In the past, you could set privacy controls on albums, but they would not be enforced on the images themselves. For example, if you got an image URL, you could easily just share it with somebody. The false sense of security = not cool.
Facebook still does this; I have an album that's set to "Friends Only", yet conceivably this link to an image in that album works. (I'm guessing the problem is compounded probably due to Akamai - CDN with auth will be hard).
Anyways, I finally got this implemented in Tabulas with just a few lines of code (G will probably snicker due to my usage of $wg, but I don't care!):
// do a privacy check if the album isn't public
if ($Image->getAlbum()->getStatus() != STATUS_PUBLIC) {
// define the site user
$wgSiteUser = User::fromId($wgTitle->getPath(0) /* userid */);
// do the privacy check
if (!$Image->getAlbum()->canView()) {
http_status(403);
exit();
}
}
If you are logged into Tabulas and are a Tabulas friend, you can see this picture. Try logging out and hard-refreshing. Can you see it now? NOPE! Burn.
Of course, the one use case this breaks: users who uploaded background images for their Tabulas in their gallery and "Private"-ed the album to "hide" it. Maybe I'll add an "archive" or "hide" album feature instead.

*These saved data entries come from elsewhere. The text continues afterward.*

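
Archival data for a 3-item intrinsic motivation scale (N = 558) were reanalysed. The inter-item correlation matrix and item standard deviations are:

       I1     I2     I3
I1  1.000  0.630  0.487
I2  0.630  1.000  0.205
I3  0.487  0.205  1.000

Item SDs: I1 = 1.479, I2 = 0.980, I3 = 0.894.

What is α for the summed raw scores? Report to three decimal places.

Σσ²ᵢ = 1.479² + 0.980² + 0.894² = 3.9471
Covariances σ_ij = r_ij · s_i · s_j:
  σ(I1,I2) = 0.630 × 1.479 × 0.980 = 0.9131
  σ(I1,I3) = 0.487 × 1.479 × 0.894 = 0.6439
  σ(I2,I3) = 0.205 × 0.980 × 0.894 = 0.1796
σ²_T = Σσ²ᵢ + 2·Σσ_ij = 3.9471 + 2 × 1.7366 = 7.4203
α = (3/2)·(1 − 3.9471/7.4203) = 0.702

α = 0.702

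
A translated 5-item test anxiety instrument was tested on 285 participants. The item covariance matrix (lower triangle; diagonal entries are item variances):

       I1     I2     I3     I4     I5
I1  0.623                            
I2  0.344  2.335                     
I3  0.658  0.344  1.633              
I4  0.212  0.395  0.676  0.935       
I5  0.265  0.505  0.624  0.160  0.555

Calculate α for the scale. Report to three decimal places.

Σσᵢ² = 0.623 + 2.335 + 1.633 + 0.935 + 0.555 = 6.081
Sum of off-diagonal covariances = 4.183
total variance = 6.081 + 2 × 4.183 = 14.447
α = (k/(k−1))·(1 − Σσᵢ²/total variance) = (5/4)·(1 − 6.081/14.447) = 0.724

α = 0.724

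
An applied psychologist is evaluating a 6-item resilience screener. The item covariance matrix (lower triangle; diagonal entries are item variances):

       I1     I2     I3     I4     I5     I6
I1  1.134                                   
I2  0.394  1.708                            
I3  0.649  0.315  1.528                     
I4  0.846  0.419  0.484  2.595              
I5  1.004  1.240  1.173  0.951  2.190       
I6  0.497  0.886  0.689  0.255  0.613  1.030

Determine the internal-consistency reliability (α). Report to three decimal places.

Σσᵢ² = 1.134 + 1.708 + 1.528 + 2.595 + 2.190 + 1.030 = 10.185
Sum of the distinct covariances = 10.415
Var(T) = 10.185 + 2 × 10.415 = 31.015
α = (k/(k−1))·(1 − Σσᵢ²/Var(T)) = (6/5)·(1 − 10.185/31.015) = 0.806

α = 0.806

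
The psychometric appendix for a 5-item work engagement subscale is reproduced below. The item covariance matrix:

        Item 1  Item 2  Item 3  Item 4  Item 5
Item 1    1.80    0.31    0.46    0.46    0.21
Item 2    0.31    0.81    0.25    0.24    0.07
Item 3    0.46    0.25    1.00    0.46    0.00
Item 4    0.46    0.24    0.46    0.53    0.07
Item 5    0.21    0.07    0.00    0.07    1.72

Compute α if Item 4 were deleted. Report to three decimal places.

α = 0.437

Remaining items: Item 1, Item 2, Item 3, Item 5 (k = 4).
Σσᵢ² = 1.80 + 0.81 + 1.00 + 1.72 = 5.33
σ²_total = 5.33 + 2 × 1.30 = 7.93
α (item deleted) = (4/3)·(1 − 5.33/7.93) = 0.437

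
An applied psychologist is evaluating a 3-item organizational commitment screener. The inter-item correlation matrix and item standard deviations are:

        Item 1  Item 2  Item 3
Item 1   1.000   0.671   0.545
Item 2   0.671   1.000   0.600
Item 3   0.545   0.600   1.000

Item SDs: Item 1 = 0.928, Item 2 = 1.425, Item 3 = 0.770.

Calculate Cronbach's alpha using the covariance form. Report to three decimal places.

Cronbach's alpha = 0.789

Σσ²ᵢ = 0.928² + 1.425² + 0.770² = 3.4847
Covariances σ_ij = r_ij · s_i · s_j:
  σ(Item 1,Item 2) = 0.671 × 0.928 × 1.425 = 0.8873
  σ(Item 1,Item 3) = 0.545 × 0.928 × 0.770 = 0.3894
  σ(Item 2,Item 3) = 0.600 × 1.425 × 0.770 = 0.6583
σ²_T = Σσ²ᵢ + 2·Σσ_ij = 3.4847 + 2 × 1.9350 = 7.3547
α = (3/2)·(1 − 3.4847/7.3547) = 0.789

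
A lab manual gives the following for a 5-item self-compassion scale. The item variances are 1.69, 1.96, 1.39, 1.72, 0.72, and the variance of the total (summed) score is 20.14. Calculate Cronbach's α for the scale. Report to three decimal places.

Σσ²ᵢ = 1.69 + 1.96 + 1.39 + 1.72 + 0.72 = 7.48
α = (k/(k−1))·(1 − Σσ²ᵢ/σ²_total) = (5/4)·(1 − 7.48/20.14) = 0.786

α = 0.786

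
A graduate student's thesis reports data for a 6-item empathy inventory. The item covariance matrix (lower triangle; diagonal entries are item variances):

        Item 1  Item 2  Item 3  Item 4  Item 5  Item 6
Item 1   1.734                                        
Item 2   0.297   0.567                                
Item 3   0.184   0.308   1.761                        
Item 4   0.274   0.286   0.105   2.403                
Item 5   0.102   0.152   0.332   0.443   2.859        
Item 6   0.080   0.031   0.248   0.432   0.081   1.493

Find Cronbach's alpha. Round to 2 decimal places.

Cronbach's alpha = 0.46

ΣVar(i) = 1.734 + 0.567 + 1.761 + 2.403 + 2.859 + 1.493 = 10.817
Sum of the distinct covariances = 3.355
σ²_T = 10.817 + 2 × 3.355 = 17.527
α = (k/(k−1))·(1 − ΣVar(i)/σ²_T) = (6/5)·(1 − 10.817/17.527) = 0.46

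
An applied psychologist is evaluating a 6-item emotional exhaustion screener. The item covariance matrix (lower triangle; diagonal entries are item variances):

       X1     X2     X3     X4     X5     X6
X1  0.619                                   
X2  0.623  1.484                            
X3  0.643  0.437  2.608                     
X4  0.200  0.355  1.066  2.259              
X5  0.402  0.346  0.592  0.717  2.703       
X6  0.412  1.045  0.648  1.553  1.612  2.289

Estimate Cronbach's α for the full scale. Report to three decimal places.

ΣVar(i) = 0.619 + 1.484 + 2.608 + 2.259 + 2.703 + 2.289 = 11.962
Sum of the distinct covariances = 10.651
σ²_T = 11.962 + 2 × 10.651 = 33.264
α = (k/(k−1))·(1 − ΣVar(i)/σ²_T) = (6/5)·(1 − 11.962/33.264) = 0.768

α = 0.768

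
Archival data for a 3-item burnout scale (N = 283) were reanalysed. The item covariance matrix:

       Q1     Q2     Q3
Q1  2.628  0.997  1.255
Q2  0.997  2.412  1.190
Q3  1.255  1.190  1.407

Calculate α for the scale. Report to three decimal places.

sum of item variances = 2.628 + 2.412 + 1.407 = 6.447
Sum of off-diagonal covariances = 3.442
σ²_total = 6.447 + 2 × 3.442 = 13.331
α = (k/(k−1))·(1 − sum of item variances/σ²_total) = (3/2)·(1 − 6.447/13.331) = 0.775

α = 0.775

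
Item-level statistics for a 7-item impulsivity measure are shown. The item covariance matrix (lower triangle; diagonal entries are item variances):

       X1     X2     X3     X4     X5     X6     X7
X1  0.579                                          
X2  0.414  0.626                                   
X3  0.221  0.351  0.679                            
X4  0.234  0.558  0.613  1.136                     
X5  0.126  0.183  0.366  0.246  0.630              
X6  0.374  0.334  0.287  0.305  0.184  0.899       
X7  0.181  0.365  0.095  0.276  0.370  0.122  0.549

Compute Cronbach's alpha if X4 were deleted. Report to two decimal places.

Remaining items: X1, X2, X3, X5, X6, X7 (k = 6).
ΣVar(i) = 0.579 + 0.626 + 0.679 + 0.630 + 0.899 + 0.549 = 3.962
σ²_total = 3.962 + 2 × 3.973 = 11.908
α (item deleted) = (6/5)·(1 − 3.962/11.908) = 0.80

Cronbach's alpha = 0.80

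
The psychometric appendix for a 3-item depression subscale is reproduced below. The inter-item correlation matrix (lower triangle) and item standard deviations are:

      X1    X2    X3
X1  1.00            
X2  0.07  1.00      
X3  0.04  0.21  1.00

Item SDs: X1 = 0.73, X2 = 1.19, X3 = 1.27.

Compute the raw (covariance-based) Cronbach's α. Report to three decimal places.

α = 0.284

Σσ²ᵢ = 0.73² + 1.19² + 1.27² = 3.5619
Covariances σ_ij = r_ij · s_i · s_j:
  σ(X1,X2) = 0.07 × 0.73 × 1.19 = 0.0608
  σ(X1,X3) = 0.04 × 0.73 × 1.27 = 0.0371
  σ(X2,X3) = 0.21 × 1.19 × 1.27 = 0.3174
σ²_T = Σσ²ᵢ + 2·Σσ_ij = 3.5619 + 2 × 0.4153 = 4.3925
α = (3/2)·(1 − 3.5619/4.3925) = 0.284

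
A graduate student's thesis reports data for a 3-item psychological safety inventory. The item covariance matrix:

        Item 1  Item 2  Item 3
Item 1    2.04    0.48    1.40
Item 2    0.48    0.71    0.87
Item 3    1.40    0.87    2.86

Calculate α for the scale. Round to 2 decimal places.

α = 0.74

Σσ²ᵢ = 2.04 + 0.71 + 2.86 = 5.61
Sum of off-diagonal covariances = 2.75
total variance = 5.61 + 2 × 2.75 = 11.11
α = (k/(k−1))·(1 − Σσ²ᵢ/total variance) = (3/2)·(1 − 5.61/11.11) = 0.74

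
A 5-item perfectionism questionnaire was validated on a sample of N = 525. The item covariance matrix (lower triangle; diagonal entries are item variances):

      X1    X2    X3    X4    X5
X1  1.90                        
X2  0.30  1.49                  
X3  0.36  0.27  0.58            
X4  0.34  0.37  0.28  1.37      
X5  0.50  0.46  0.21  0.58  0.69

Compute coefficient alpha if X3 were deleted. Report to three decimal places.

coefficient alpha = 0.645

Remaining items: X1, X2, X4, X5 (k = 4).
Σσᵢ² = 1.90 + 1.49 + 1.37 + 0.69 = 5.45
Var(T) = 5.45 + 2 × 2.55 = 10.55
α (item deleted) = (4/3)·(1 − 5.45/10.55) = 0.645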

I'm pretty sick of working on images, but there is one last thing I'd like to add: EXIF image parsing. There must be a wealth of knowledge there already.
So yeah, that was what I did yesterday and today. Fun!
well, that's just brutal
Posted by roy at 03:58 PM on January 3, 2009 in Ramblings, Tabulas.
Does this story sound familiar? Via TechCrunch:
Blogging platform JournalSpace has ceased to be, following a
wipe-out of the main database for which there was no back-up in place.
...
JournalSpace had apparently been around for 6 years, and will now be
releasing its source code to the open source community, and possibly
sell off the domain name and trademarks.
By all indications JournalSpace was smaller than Tabulas, but that still doesn't dimish the blow for the loyal users who stuck with a smaller service. My heart goes out especially to the owners - losing a six-year labor of love has to be rough. Even though Tabulas is much smaller now than it used to be (and there are suitable alternatives out there), I know if I lost Tabulas through something like a database wipe-out, I'd be devastated. I mean, Tabulas has existed for 20% of my life (it's sixth birthday is coming up this year).

Anyways, my heart goes out to the JournalSpace guys.
(By the way: Tabulas runs monthly database back-ups to S3, so I'm somewhat shielded against catastrophic database losses. I also offer each Tabulas account - free or patron - the ability to backup. Take advantage of it.).
. . .
This is a bit late, but my picks for the week 1 of NFL playoffs: Cardinals, Colts (sorry SD fans), Ravens, and Eagles.